If 100 people are using that browser, how will they know which one is me?

> How browsers render SVGs can be used for fingerprinting (even the underlying OS affects this, and I assume you'll want to see those)

Can you provide details on this? And how will they know which OS I'm using (through SVG rendering...)? The UserAgent definitely should not send the OS.

> combine with ISP from IP address

That's already provided whether I use Private mode or not, correct? I can always use a VPN.

You're the only one out of 100 that visits HN, or who's use matches a particular timezone, or who has the use pattern that [anti-]correlates with your work pattern, or ...
My brain is a bit slow today:

> You're the only one out of 100 that visits HN

So the HN operator sees someone using this browser, with this timezone. Then I go to some other site. Let's pretend that site's operator and HN's are identical. How will they know that I'm the same guy who went to HN? How does he know there aren't two people who use the browser in the same timezone (and the other one doesn't go to HN)?
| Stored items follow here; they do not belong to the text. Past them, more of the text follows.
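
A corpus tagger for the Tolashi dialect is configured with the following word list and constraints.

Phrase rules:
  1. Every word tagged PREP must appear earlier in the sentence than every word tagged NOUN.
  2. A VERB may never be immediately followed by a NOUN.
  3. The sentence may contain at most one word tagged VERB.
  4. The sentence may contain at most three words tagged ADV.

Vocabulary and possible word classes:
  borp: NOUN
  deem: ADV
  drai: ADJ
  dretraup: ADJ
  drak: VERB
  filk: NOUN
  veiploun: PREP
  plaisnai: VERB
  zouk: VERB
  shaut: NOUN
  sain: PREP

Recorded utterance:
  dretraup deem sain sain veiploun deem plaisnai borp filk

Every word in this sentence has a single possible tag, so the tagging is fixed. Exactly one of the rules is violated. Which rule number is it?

2

Fixed tagging: ADJ ADV PREP PREP PREP ADV VERB NOUN NOUN.
Rule check: R1 holds, R2 violated, R3 holds, R4 holds.
Only rule 2 fails.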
I think the point is that it takes very few data points to effectively deanonymize someone. And the less common a data point is, the greater the information gain. "User is male" eliminates ~half of users. "User actively reads HackerNews" eliminates >99%. "User uses this niche browser that only 1000 people have ever been seen using" eliminates 99.999%.

This is how surveillance operates at scale. You don't need a stable identifier linking a specific person's identity, you just need a few data points to narrow it down to even a few thousand people. Then you apply more focus on those people, gathering data points that eliminate people until you're left with your target. And thanks to decades of global iteration on surveillance infrastructure, and AI to glue data sets together, it's all automated.